Storm damages Berlin's 'glass palace'

22nd January 2007, Comments 0 comments

22 January 2007, Berlin (dpa) - One of the most prominent casualties of the storm that swept across Germany is Berlin's new main railway station, dubbed "the glass palace" by locals. The church where Martin Luther nailed his 95 theses to the door, a concentration camp archives and a museum housing a priceless collection of mosaic art also sustained damage Thursday evening. The station remained closed until early afternoon Friday after a powerful gust ripped a two-ton steel support from the roof sending it

22 January 2007

Berlin (dpa) - One of the most prominent casualties of the storm that swept across Germany is Berlin's new main railway station, dubbed "the glass palace" by locals.

The church where Martin Luther nailed his 95 theses to the door, a concentration camp archives and a museum housing a priceless collection of mosaic art also sustained damage Thursday evening.

The station remained closed until early afternoon Friday after a powerful gust ripped a two-ton steel support from the roof sending it crashing onto the deserted steps of the south-west entrance, 40 metres below.

Berlin's main railway station was closed for the second time in three days on Sunday after meteorologists issued a new storm alert for the nation's capital.

"It was a miracle no one was injured," said a taxi driver whose vehicle, parked just a few metres away, suffered a smashed windscreen caused by flying debris.

Police immediately evacuated the five-storey building, which was filled with stranded travellers because the national railway company Deutsche Bahn had cancelled all services because of the storm.

Opened with great fanfare just eight months ago, the station was sealed off Friday as engineers examined the glass-and-concrete edifice to check for further structural damage.

"I can't understand how such a vital element of the facade could be torn away like that, said fireman Jens-Peter Wilke, one of the first members of the emergency services to reach the scene.

Rail officials were forced to divert hundreds of long-distance and commuter trains around the station, the billion-euro station, the biggest of its kind in Europe.

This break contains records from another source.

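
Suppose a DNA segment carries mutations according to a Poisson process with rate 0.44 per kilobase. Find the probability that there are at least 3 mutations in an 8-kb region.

0.6828

Over the interval, μ = 0.44 × 8 = 3.52 (an 8-kb region = 8 kilobases).
P(N ≥ 3) = 1 − P(N ≤ 2) = 1 − Σ_{j=0}^{2} e^(−μ) μ^j/j! ≈ 0.6828.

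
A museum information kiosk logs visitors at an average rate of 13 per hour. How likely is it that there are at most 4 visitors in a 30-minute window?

Over the interval, μ = 13 × 0.5 = 6.5 (a 30-minute window = 0.5 hours).
P(N ≤ 4) = Σ_{j=0}^{4} e^(−μ) μ^j/j! ≈ 0.2237.

0.2237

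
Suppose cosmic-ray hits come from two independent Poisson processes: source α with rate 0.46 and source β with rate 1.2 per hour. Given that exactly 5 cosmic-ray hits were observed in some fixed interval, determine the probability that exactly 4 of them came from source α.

Given the total, each event is independently from source α with probability p = λ_α/(λ_α+λ_β) = 0.46/1.66 ≈ 0.2771.
So K ~ Binomial(5, 0.46/1.66): P(K = 4) = C(5,4) · (0.46/1.66)^4 · (1.2/1.66)^1 ≈ 0.0213.

0.0213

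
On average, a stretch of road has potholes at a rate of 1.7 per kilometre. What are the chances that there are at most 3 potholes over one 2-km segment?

0.5584

Over the interval, μ = 1.7 × 2 = 3.4 (a 2-km segment = 2 kilometres).
P(N ≤ 3) = Σ_{j=0}^{3} e^(−μ) μ^j/j! ≈ 0.5584.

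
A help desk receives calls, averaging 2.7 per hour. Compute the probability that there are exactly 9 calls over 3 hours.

Over the interval, μ = 2.7 × 3 = 8.1 (3 hours).
P(N = 9) = e^(−μ) μ^9/9! = e^(−8.1) · 8.1^9/362880 ≈ 0.1256.

0.1256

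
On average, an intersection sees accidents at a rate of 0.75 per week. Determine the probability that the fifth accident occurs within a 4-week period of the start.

0.1847

Over the interval, μ = 0.75 × 4 = 3 (a 4-week period = 4 weeks).
The fifth arrival falls in the interval iff at least 5 events occur there: P(S_5 ≤ t) = P(N ≥ 5) = 1 − P(N ≤ 4) ≈ 0.1847.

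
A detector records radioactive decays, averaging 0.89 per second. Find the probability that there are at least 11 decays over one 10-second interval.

Over the interval, μ = 0.89 × 10 = 8.9 (a 10-second interval = 10 seconds).
P(N ≥ 11) = 1 − P(N ≤ 10) = 1 − Σ_{j=0}^{10} e^(−μ) μ^j/j! ≈ 0.2822.

0.2822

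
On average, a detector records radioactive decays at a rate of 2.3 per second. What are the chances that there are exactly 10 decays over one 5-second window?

Over the interval, μ = 2.3 × 5 = 11.5 (a 5-second window = 5 seconds).
P(N = 10) = e^(−μ) μ^10/10! = e^(−11.5) · 11.5^10/3628800 ≈ 0.1129.

0.1129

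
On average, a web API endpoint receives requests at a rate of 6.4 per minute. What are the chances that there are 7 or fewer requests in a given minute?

With mean μ = 6.4 per minute,
P(N ≤ 7) = Σ_{j=0}^{7} e^(−μ) μ^j/j! ≈ 0.6873.

0.6873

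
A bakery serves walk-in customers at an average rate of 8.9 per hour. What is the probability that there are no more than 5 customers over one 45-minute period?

0.3441

Over the interval, μ = 8.9 × 0.75 = 6.675 (a 45-minute period = 0.75 hours).
P(N ≤ 5) = Σ_{j=0}^{5} e^(−μ) μ^j/j! ≈ 0.3441.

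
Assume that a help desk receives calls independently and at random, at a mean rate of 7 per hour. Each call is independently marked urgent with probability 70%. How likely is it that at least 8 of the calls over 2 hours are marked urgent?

Thinning: the calls that are marked urgent themselves form a Poisson process with rate 0.7 × 7 = 4.9 per hour.
Over the interval, μ = 4.9 × 2 = 9.8 (2 hours).
P(N ≥ 8) = 1 − P(N ≤ 7) ≈ 0.7612.

0.7612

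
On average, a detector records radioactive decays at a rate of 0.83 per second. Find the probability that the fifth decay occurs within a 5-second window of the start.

Over the interval, μ = 0.83 × 5 = 4.15 (a 5-second window = 5 seconds).
The fifth arrival falls in the interval iff at least 5 events occur there: P(S_5 ≤ t) = P(N ≥ 5) = 1 − P(N ≤ 4) ≈ 0.4004.

0.4004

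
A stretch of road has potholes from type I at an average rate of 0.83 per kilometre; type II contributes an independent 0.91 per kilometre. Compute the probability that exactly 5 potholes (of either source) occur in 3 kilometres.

0.1746

Independent Poisson processes superpose: combined rate λ = 0.83 + 0.91 = 1.74 per kilometre.
Over the interval, μ = 1.74 × 3 = 5.22 (3 kilometres).
P(N = 5) = e^(−5.22) · 5.22^5/5! ≈ 0.1746.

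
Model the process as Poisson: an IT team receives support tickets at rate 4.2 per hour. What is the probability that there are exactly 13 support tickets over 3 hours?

Over the interval, μ = 4.2 × 3 = 12.6 (3 hours).
P(N = 13) = e^(−μ) μ^13/13! = e^(−12.6) · 12.6^13/6227020800 ≈ 0.1093.

0.1093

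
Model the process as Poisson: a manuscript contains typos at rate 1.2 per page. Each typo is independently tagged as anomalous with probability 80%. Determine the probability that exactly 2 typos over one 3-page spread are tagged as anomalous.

0.2328

Thinning: the typos that are tagged as anomalous themselves form a Poisson process with rate 0.8 × 1.2 = 0.96 per page.
Over the interval, μ = 0.96 × 3 = 2.88 (a 3-page spread = 3 pages).
P(N = 2) = e^(−2.88) · 2.88^2/2! ≈ 0.2328.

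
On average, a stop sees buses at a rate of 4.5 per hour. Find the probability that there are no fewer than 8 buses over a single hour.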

South of Berlin, officials in the town of Wittenberg were examining damage to the Palace Church where Martin Luther nailed his theses on Protestantism to the door in 1521.

Large chunks of masonry were torn off the facade of the church, which is listed as a UNESCO world cultural heritage site.

In Cologne, the city's Romano-Germanic museum suffered major damage after the wind sent planks of wood crashing through a window onto a mosaic exhibit dating back to Roman times.

Museum director Hansgerd Hellenkemper said he was shocked at the damage to the world famous treasure, depicting scenes from the world of Dionysos.

In the former concentration camp of Sachsenhausen near Berlin, the wind tore the roof off the museum, which houses an archive and possessions of some of 200,000 inmates once interned in the camp.

"Luckily the damage was minimal," said Horst Seferens,a spokesman for the former camp, which is now a memorial centre.

But it was the damage to the Berlin central station that attracted most media attention.

A prestige project of Deutsche Bahn chief Hartmut Mehdorn, the station eclipses all others in Berlin, with its cathedral-like roof of glass and solar panels, 400-metre-long glass concourse, 59 escalators and 37 lifts.

Late last year, a Berlin court ordered the rail operator to remodel the terminal because the company did not follow architect Meinhard von Gerkan's design.

Gerkan sued because a basement tunnel was given a flat, sheet- metal ceiling instead of the arching ceiling he planned, resembling the curved glass roof over the station's elevated-track level.

The architect was also upset when Deutsche Bahn shortened the length of the glass roof over the station's elevated platforms, which overlook Chancellor Angela Merkel's office and are within sight of the glass cupola of the Reichstag parliament building.